Frequently Asked Questions
KRAS G12D is a specific mutation in the KRAS gene that drives many pancreatic cancers. It has been called 'undruggable' because the protein's smooth surface lacks pockets for traditional small-molecule drugs to bind. The new nanoparticle approach solves this by delivering antibodies directly into cancer cells to block the mutant protein.
The injection contains lipid nanoparticles coated with a peptide that binds only to pancreatic cancer cells. Once inside, the nanoparticle releases a pH-sensitive antibody that becomes active in the acidic environment of cancer cells, binding to mutant KRAS and halting tumor growth.
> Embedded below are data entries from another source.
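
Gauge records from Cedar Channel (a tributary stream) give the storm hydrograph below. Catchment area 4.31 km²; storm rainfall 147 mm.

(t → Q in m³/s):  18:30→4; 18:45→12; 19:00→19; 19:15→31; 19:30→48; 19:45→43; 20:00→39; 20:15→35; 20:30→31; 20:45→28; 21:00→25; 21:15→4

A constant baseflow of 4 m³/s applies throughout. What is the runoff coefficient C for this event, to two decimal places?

ΣQ_DR = 271.0 m³/s; V = ΣQ_DR·Δt = 2.439 × 10^5 m³.
Runoff depth d = V / A = 56.59 mm.
C = d / P = 56.59 / 147 = 0.38.

C ≈ 0.38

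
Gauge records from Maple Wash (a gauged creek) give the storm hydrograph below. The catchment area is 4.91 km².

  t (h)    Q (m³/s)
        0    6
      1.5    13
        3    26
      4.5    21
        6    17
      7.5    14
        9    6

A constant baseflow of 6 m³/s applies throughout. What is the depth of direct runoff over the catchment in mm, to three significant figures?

Direct runoff: 0.0, 7.0, 20.0, 15.0, 11.0, 8.0, 0.0 m³/s; ΣQ_DR = 61.00 m³/s.
V = ΣQ_DR · Δt = 61.00 × 5400 s = 3.294 × 10^5 m³.
Over A = 4.91 km², depth = V / A = 67.1 mm.

d ≈ 67.1 mm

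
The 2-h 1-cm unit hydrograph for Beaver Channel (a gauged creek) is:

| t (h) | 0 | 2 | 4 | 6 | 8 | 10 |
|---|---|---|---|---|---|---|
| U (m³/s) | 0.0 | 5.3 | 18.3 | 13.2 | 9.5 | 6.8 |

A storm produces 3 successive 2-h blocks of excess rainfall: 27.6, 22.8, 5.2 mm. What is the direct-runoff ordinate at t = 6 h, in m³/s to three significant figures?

By discrete convolution, Q_j = Σ (P_i / 10 mm) · U_{j−i}.
At t = 6 h (j=3): Q = (27.6/10)·13.2 + (22.8/10)·18.3 + (5.2/10)·5.3 = 80.9 m³/s.

Q ≈ 80.9 m³/s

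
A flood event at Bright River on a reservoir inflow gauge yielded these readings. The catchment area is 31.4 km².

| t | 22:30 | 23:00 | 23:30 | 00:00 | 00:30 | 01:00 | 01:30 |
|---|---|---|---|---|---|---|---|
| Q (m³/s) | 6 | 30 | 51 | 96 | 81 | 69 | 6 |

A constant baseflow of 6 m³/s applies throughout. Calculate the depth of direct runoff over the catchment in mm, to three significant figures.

d ≈ 17.0 mm

Direct runoff: 0.0, 24.0, 45.0, 90.0, 75.0, 63.0, 0.0 m³/s; ΣQ_DR = 297.0 m³/s.
V = ΣQ_DR · Δt = 297.0 × 1800 s = 5.346 × 10^5 m³.
Over A = 31.4 km², depth = V / A = 17.0 mm.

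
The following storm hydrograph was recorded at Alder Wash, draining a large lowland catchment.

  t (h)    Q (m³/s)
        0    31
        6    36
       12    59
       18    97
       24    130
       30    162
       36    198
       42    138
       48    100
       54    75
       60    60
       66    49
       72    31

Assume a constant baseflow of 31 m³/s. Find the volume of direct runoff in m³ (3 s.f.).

V ≈ 1.65 × 10^7 m³

Direct-runoff ordinates (Q − Q_b): 0.0, 5.0, 28.0, 66.0, 99.0, 131.0, 167.0, 107.0, 69.0, 44.0, 29.0, 18.0, 0.0 m³/s.
ΣQ_DR = 763.0 m³/s.
With Δt = 6 h = 21600 s, V = ΣQ_DR · Δt = 763.0 × 21600 = 1.65 × 10^7 m³.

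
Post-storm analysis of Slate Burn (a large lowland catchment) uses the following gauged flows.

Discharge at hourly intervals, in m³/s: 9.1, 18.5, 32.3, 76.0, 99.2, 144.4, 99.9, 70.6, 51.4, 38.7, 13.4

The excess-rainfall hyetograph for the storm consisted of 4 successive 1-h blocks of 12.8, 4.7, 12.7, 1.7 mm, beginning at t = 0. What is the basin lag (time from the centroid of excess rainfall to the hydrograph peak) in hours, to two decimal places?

Centroid of excess rainfall: t_c = Σ P_i·t̄_i / ΣP_i = 1.6034 h (block centres at 0.5, 1.5, 2.5, 3.5 h).
Hydrograph peak occurs at t = 5 h, so basin lag t_L = 5 − 1.6034 = 3.40 h.

t_L ≈ 3.40 h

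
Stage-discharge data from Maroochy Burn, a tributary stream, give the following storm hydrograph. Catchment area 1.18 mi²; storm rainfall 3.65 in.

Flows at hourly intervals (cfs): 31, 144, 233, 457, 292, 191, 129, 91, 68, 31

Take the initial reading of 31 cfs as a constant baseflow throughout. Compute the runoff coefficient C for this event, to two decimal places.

ΣQ_DR = 1357 cfs; V = ΣQ_DR·Δt = 4.885 × 10^6 ft³.
Runoff depth d = V / A = 1.782 in.
C = d / P = 1.782 / 3.65 = 0.49.

C ≈ 0.49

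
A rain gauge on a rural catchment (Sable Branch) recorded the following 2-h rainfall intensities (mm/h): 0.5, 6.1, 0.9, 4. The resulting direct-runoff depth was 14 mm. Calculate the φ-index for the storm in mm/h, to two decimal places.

φ ≈ 1.55 mm/h

Only the 2 blocks with intensity above φ contribute runoff: 6.1, 4 mm/h.
Σ(I−φ)·Δt = d  ⇒  (6.1+4 − 2φ)·2 = 14
φ = (10.10 − 14/2) / 2 = 1.55 mm/h.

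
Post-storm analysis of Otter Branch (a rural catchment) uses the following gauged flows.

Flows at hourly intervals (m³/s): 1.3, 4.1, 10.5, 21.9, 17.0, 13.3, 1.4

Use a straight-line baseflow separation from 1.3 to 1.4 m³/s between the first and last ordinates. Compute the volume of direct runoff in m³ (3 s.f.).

Direct-runoff ordinates (Q − Q_b): 0.00, 2.78, 9.17, 20.55, 15.63, 11.92, 0.00 m³/s.
ΣQ_DR = 60.05 m³/s.
With Δt = 1 h = 3600 s, V = ΣQ_DR · Δt = 60.05 × 3600 = 2.16 × 10^5 m³.

V ≈ 2.16 × 10^5 m³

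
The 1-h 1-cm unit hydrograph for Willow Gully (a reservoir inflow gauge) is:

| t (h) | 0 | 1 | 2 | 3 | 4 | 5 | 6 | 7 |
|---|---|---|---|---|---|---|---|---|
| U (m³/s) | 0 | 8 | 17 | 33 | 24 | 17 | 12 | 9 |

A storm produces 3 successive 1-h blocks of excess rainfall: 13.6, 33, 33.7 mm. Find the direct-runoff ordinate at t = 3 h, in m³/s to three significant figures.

By discrete convolution, Q_j = Σ (P_i / 10 mm) · U_{j−i}.
At t = 3 h (j=3): Q = (13.6/10)·33 + (33/10)·17 + (33.7/10)·8 = 128 m³/s.

Q ≈ 128 m³/s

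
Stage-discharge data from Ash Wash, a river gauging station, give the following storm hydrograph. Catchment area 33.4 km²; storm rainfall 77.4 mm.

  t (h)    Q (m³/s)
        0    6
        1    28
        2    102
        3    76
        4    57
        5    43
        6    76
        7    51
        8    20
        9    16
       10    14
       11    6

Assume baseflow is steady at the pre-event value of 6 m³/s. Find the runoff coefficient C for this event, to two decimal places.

C ≈ 0.59

ΣQ_DR = 423.0 m³/s; V = ΣQ_DR·Δt = 1.523 × 10^6 m³.
Runoff depth d = V / A = 45.59 mm.
C = d / P = 45.59 / 77.4 = 0.59.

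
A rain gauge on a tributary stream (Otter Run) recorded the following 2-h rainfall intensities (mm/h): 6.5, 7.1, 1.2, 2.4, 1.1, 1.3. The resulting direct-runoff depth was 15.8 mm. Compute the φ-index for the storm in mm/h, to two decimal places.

φ ≈ 2.85 mm/h

Only the 2 blocks with intensity above φ contribute runoff: 6.5, 7.1 mm/h.
Σ(I−φ)·Δt = d  ⇒  (6.5+7.1 − 2φ)·2 = 15.8
φ = (13.60 − 15.8/2) / 2 = 2.85 mm/h.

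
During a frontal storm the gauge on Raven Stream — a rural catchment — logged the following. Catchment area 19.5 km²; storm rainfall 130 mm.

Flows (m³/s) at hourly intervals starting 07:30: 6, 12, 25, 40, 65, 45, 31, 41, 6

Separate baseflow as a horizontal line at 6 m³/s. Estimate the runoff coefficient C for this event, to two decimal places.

C ≈ 0.31

ΣQ_DR = 217.0 m³/s; V = ΣQ_DR·Δt = 7.812 × 10^5 m³.
Runoff depth d = V / A = 40.06 mm.
C = d / P = 40.06 / 130 = 0.31.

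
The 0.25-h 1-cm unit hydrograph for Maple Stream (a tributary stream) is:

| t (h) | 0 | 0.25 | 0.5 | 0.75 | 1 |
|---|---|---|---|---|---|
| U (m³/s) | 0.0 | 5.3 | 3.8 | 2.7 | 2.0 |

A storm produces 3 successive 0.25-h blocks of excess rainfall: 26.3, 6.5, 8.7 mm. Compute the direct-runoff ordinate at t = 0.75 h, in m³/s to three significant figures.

Q ≈ 14.2 m³/s

By discrete convolution, Q_j = Σ (P_i / 10 mm) · U_{j−i}.
At t = 0.75 h (j=3): Q = (26.3/10)·2.7 + (6.5/10)·3.8 + (8.7/10)·5.3 = 14.2 m³/s.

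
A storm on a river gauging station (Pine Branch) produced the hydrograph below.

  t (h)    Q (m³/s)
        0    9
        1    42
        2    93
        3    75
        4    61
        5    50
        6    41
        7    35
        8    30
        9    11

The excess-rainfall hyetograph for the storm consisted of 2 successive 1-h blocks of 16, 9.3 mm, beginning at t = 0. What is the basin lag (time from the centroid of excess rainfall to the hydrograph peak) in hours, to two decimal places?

t_L ≈ 1.13 h

Centroid of excess rainfall: t_c = Σ P_i·t̄_i / ΣP_i = 0.8676 h (block centres at 0.5, 1.5 h).
Hydrograph peak occurs at t = 2 h, so basin lag t_L = 2 − 0.8676 = 1.13 h.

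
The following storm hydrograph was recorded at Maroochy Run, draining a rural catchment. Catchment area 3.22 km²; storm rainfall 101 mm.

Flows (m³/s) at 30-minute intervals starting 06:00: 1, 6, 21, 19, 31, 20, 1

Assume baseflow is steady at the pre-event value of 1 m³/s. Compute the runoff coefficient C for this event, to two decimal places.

C ≈ 0.51

ΣQ_DR = 92.00 m³/s; V = ΣQ_DR·Δt = 1.656 × 10^5 m³.
Runoff depth d = V / A = 51.43 mm.
C = d / P = 51.43 / 101 = 0.51.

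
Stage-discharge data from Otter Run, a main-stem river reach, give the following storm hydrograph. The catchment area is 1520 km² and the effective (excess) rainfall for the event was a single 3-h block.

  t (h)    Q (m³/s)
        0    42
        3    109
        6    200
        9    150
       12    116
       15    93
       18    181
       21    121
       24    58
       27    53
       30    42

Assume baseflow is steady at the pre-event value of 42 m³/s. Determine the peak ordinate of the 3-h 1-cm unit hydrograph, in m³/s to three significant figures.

U_p ≈ 316 m³/s

Direct runoff: 0.0, 67.0, 158.0, 108.0, 74.0, 51.0, 139.0, 79.0, 16.0, 11.0, 0.0 m³/s; ΣQ_DR = 703.0 m³/s, peak = 158.0 m³/s.
Runoff depth d = ΣQ_DR·Δt / A = 703.0 × 10800 / (1520 km²) = 4.995 mm.
The 1-cm UH is the DRH scaled by (10 mm)/d, so U_p = 158.0 × 10/4.995 = 316 m³/s.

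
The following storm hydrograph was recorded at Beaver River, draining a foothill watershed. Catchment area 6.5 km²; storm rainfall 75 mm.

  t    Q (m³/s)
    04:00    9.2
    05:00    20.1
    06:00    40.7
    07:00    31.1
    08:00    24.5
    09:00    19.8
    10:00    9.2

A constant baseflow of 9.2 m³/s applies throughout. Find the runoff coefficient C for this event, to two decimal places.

ΣQ_DR = 90.20 m³/s; V = ΣQ_DR·Δt = 3.247 × 10^5 m³.
Runoff depth d = V / A = 49.96 mm.
C = d / P = 49.96 / 75 = 0.67.

C ≈ 0.67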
Not yet. The research is still in preclinical stages with mouse models. The team plans to apply for FDA approval to start human trials within 18 months, with Phase I trials possibly beginning in 2028.
Existing KRAS inhibitors like sotorasib often fail in pancreatic cancer due to poor tumor penetration and rapid drug resistance. The nanoparticle delivery system bypasses these problems by actively targeting cancer cells and releasing the antibody inside them, reducing toxicity and potentially overcoming resistance.
Yes. The nanoparticle platform is modular—by swapping the targeting peptide and antibody payload, it could be adapted to treat other solid tumors driven by different mutations, such as lung or colorectal cancers.